That’s the other F word in Andrea Blaugrund Nevins’ 2011 documentary that follows punk rockers struggling to balance their careers with the demands of being a parent.
Focusing on Jim Lindberg, author of Punk Rock Dad and lead singer of punk staple Pennywise, the documentary bounces around covering topics including how to be a role model and a performer, putting food on the table in the age of digital music and how much touring is too much.
Interviewees include blink-182’s Mark Hoppus, Red Hot Chili Peppers’ Flea, Bad Religion/ Epitaph Records’ Brett Gurewitz and even skateboarder/mogul Tony Hawk.

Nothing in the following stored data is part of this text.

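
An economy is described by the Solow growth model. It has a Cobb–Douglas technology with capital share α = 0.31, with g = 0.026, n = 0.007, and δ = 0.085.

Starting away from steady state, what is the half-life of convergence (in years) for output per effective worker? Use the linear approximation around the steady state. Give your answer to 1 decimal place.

half-life ≈ 8.5 years

Near the steady state the convergence rate is λ = (1 − α)(n + g + δ).
λ = (1 − 0.31) × 0.118 = 0.69 × 0.118 = 0.08142
Half-life = ln 2 / λ = 0.6931 / 0.08142 ≈ 8.51 years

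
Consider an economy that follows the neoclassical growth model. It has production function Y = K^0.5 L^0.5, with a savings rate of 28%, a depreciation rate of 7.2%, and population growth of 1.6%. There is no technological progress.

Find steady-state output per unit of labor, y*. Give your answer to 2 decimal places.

In steady state, investment equals break-even investment: s·k^α = (n + δ)·k.
Rearranging, k^(1−α) = s / (n + δ).
k^0.5 = 0.28 / (0.016 + 0.072) = 0.28 / 0.088 = 3.1818
k* = 3.1818^(1/0.5) ≈ 10.1239
y* = (k*)^α = 10.1239^0.5 ≈ 3.1818

y* ≈ 3.18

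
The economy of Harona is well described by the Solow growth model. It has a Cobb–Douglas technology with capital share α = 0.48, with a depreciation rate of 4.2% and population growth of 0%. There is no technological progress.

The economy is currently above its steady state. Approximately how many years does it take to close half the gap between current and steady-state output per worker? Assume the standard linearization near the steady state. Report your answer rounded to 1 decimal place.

Near the steady state the convergence rate is λ = (1 − α)(n + δ).
λ = (1 − 0.48) × 0.042 = 0.52 × 0.042 = 0.02184
Half-life = ln 2 / λ = 0.6931 / 0.02184 ≈ 31.74 years

t_½ ≈ 31.7 years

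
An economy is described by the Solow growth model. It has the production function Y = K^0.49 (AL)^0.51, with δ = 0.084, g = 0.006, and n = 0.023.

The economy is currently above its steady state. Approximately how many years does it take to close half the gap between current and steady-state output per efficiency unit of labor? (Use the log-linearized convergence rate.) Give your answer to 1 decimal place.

about 12.0 years

Near the steady state the convergence rate is λ = (1 − α)(n + g + δ).
λ = (1 − 0.49) × 0.113 = 0.51 × 0.113 = 0.05763
Half-life = ln 2 / λ = 0.6931 / 0.05763 ≈ 12.03 years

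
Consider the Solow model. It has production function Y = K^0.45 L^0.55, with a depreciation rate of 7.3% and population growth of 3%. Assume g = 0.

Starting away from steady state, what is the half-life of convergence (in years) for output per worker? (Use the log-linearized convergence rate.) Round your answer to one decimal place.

Near the steady state the convergence rate is λ = (1 − α)(n + δ).
λ = (1 − 0.45) × 0.103 = 0.55 × 0.103 = 0.05665
Half-life = ln 2 / λ = 0.6931 / 0.05665 ≈ 12.23 years

about 12.2 years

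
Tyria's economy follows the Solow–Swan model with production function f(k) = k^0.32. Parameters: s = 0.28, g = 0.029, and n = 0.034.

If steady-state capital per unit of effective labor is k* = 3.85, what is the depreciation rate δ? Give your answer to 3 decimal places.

Steady state requires s·f(k) = (n + g + δ)·k, i.e. s·k^α = (n + g + δ)·k.
So s / (n + g + δ) = (k*)^(1−α) = 3.85^0.68 = 2.5010.
Therefore n + g + δ = s / 2.5010 = 0.28 / 2.5010 = 0.1120, so δ = 0.1120 − 0.063 = 0.0490.

δ ≈ 0.049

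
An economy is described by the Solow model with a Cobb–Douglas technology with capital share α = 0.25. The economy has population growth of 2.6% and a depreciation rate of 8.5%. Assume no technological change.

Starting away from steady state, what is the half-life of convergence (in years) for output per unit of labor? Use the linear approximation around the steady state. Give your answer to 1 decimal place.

Near the steady state the convergence rate is λ = (1 − α)(n + δ).
λ = (1 − 0.25) × 0.111 = 0.75 × 0.111 = 0.08325
Half-life = ln 2 / λ = 0.6931 / 0.08325 ≈ 8.33 years

t_½ ≈ 8.3 years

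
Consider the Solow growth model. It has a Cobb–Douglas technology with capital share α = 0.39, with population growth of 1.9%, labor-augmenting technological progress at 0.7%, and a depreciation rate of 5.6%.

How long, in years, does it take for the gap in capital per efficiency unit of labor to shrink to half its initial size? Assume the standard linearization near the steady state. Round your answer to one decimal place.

Near the steady state the convergence rate is λ = (1 − α)(n + g + δ).
λ = (1 − 0.39) × 0.082 = 0.61 × 0.082 = 0.05002
Half-life = ln 2 / λ = 0.6931 / 0.05002 ≈ 13.86 years

about 13.9 years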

What most of these fathers have in common is a rocky relationship with their own fathers and a desire to be a better dad to their own children. There are jokes and swear words, but there are also tears and deeply emotional stories of abuse and loss.
Those without a background in the punk scene might be feeling a little lost with the references, but any parent can relate to the dads’ desire to make a better life for their children. What sets these men apart from many parents is the outside pressures they deal with from their bandmates, fans and the punk rock community’s obsession with “not selling out.”
Hearing their children talk about not knowing where their dads are or the times they miss their dads puts the argument of selling out into a better perspective than most dialogues about the music industry. There are many ways to humanize a subject, but none more so than seeing someone interact with those that they love dearly.
The documentary ends with Jim Lindberg deciding to quit Pennywise. Although we now know that he would later rejoin the band, the emotional poignancy is no less stunning. Deciding to leave the band to spend more time with his family is a decision that may cost him friendships and the livelihood of his friends.
But Lindberg ends the documentary with the conclusion that maybe the way to make the world better isn’t necessarily through music.
Maybe the way is to raise better kids.
Released in 2011 and recognized at South by Southwest, this documentary is still worth watching. Just as the punk scene hasn’t gone away, neither will the dilemma of the punk rock dad.